Geriatrics refers to pneumonia as "friend of the aged" because it ushers in death with relatively less suffering than most terminal diseases. But when an aging person otherwise has a lot of potential for living a longer life, he can be saved by making a "whole diagnosis." The word diagnosis literally means "to see through and through" -- to understand etiology, mechanism of symptoms, course of disease, experience of effective treatment and prognosis. If all of these components are not understood, the diagnosis is not whole. Physicians make mistakes as do all humans, but I again remind you that an incomplete diagnosis is the most common cause of iatrogenic disease and/or death.

Now our patient shows an expected positive response to intravenous ceftin (antibiotic). The fever abated and symptoms improved except for an incredible amount of weakness. There was no cough, no dyspnea and none of the other expected respiratory symptoms. X-rays were clearing very slowly and a mid-afternoon recurrent fever around 100 degrees F. persisted. After ten days in the hospital he was discharged to recover at home. After five days the weakness worsened but he was reassured by all four specialists that this was expected from bacterial pneumonia, and it would probably take six to eight weeks to regain strength.
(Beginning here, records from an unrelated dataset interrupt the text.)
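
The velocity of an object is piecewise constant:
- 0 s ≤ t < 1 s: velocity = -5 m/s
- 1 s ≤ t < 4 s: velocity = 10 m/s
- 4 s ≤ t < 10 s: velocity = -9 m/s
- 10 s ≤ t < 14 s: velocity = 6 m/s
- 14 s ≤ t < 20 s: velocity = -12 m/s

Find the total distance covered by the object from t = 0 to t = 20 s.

185 m

Total distance travelled is ∫|v| dt — sum the magnitudes of each area piece.
0–1 s: |-5| × 1 = 5 m
1–4 s: |10| × 3 = 30 m
4–10 s: |-9| × 6 = 54 m
10–14 s: |6| × 4 = 24 m
14–20 s: |-12| × 6 = 72 m
Total distance = 185 m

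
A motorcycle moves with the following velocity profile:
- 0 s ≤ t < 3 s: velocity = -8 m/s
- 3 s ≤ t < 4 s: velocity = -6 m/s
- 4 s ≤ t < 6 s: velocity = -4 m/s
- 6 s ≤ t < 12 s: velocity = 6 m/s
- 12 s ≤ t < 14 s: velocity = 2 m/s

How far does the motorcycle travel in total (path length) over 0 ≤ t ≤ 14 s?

78 m

Distance (not displacement) is the total path length: add the absolute areas under v-t.
0–3 s: |-8| × 3 = 24 m
3–4 s: |-6| × 1 = 6 m
4–6 s: |-4| × 2 = 8 m
6–12 s: |6| × 6 = 36 m
12–14 s: |2| × 2 = 4 m
Total distance = 78 m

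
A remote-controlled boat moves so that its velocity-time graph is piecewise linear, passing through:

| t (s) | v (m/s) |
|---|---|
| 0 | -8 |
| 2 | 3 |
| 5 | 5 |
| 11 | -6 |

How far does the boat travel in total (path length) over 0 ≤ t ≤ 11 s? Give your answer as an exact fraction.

Distance (not displacement) is the total path length: add the absolute areas under v-t.
0–2 s: v = 0 at t = 16/11 s; triangle areas 64/11 + 9/11 = 73/11 m
2–5 s: |½(3 + 5)(3)| = 12 m
5–11 s: v = 0 at t = 85/11 s; triangle areas 75/11 + 108/11 = 183/11 m
Total distance = 388/11 m

388/11 m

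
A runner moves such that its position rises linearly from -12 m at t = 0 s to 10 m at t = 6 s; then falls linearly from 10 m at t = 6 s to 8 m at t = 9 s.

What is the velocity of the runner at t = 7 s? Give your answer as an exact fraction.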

Repeated tests for bacteremia were negative and radiographs showed little improvement. The doctors grew obviously puzzled and concerned. I called for a conference to discuss other possibilities and suggested suppression of cortico steroid production, but I was again reassured the cortisol level was within normal and eosinophils were four percent (normal one to five percent). The specialists increased their effort to find bacterial complication while I was concerned with an immune system hypersensitivity reaction. Again, we continued to investigate this line of thinking by repeating lab and x-rays for the fifth time and then, suddenly, at 11 p.m., on the seventeenth day of the illness the second diagnosis appeared. Eosinophils went from 4 percent normal to 69 percent and lung x-rays revealed new large areas of infiltration in the mid-lung sections, both left and right sides -- eosinophilic pneumonia! Bronchoscopy with biopsies, cultures and more blood work established the definitive condition -- patient was critical. Intravenous cortisone and antibiotics were ordered and the patient rehospitalized. Within 48 hours eosinophils were normal at 2 percent, the lungs were 50 percent more clear, and the patient progressed dramatically in a week. After two more weeks he was fully recovered, and then returned to work following another two weeks.
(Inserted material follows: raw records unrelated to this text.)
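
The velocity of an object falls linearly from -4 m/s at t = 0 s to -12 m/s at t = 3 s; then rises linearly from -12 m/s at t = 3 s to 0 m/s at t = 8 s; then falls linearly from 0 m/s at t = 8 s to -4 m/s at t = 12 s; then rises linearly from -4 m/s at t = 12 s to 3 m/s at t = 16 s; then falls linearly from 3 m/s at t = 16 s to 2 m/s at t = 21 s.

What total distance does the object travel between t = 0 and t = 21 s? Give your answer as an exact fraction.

1143/14 m

Distance (not displacement) is the total path length: add the absolute areas under v-t.
0–3 s: |½(-4 + -12)(3)| = 24 m
3–8 s: |½(-12 + 0)(5)| = 30 m
8–12 s: |½(0 + -4)(4)| = 8 m
12–16 s: v = 0 at t = 100/7 s; triangle areas 32/7 + 18/7 = 50/7 m
16–21 s: |½(3 + 2)(5)| = 12.5 m
Total distance = 1143/14 m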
I cite this case as an example of a mental process involved in case management where there was persistent investigation into other areas of consideration which are seldom thought of. In this case the patient lived. Jim Henson was not so disposed. He and my patient had their onset the same day, Friday. My patient hospitalized himself by calling Rescue 911 on Saturday by 11:54 p.m. Henson waited until Tuesday morning. He diagnosed himself as having a "touch of the flu" and would be all right.
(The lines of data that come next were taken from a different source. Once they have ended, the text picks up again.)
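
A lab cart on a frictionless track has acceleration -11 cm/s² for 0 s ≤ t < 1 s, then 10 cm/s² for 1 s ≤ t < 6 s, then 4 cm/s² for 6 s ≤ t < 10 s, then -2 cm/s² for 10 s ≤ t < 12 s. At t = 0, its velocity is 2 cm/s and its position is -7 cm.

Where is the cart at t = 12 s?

375.5 cm

On each constant-a segment, Δv = aΔt and Δx = v₀Δt + ½aΔt²; chain segment to segment.
0–1 s: v starts 2 cm/s; Δx = 2·1 + ½·-11·1² = -3.5 cm; v ends -9 cm/s.
1–6 s: v starts -9 cm/s; Δx = -9·5 + ½·10·5² = 80 cm; v ends 41 cm/s.
6–10 s: v starts 41 cm/s; Δx = 41·4 + ½·4·4² = 196 cm; v ends 57 cm/s.
10–12 s: v starts 57 cm/s; Δx = 57·2 + ½·-2·2² = 110 cm; v ends 53 cm/s.
x(12) = -7 + Σ Δx = 375.5 cm.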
As chiropractors, I hope I can persuade you that as doctors of disease prevention and health maintenance, we learn to administer lifetime care to our patients. Not merely by relieving backaches, and other pains and symptoms, but by proper case management in knowing when and how to refer and guide our patients when they have other medical needs than physical medicine, chiropractic, and natural health care. I see case management as the great challenge ahead for our profession.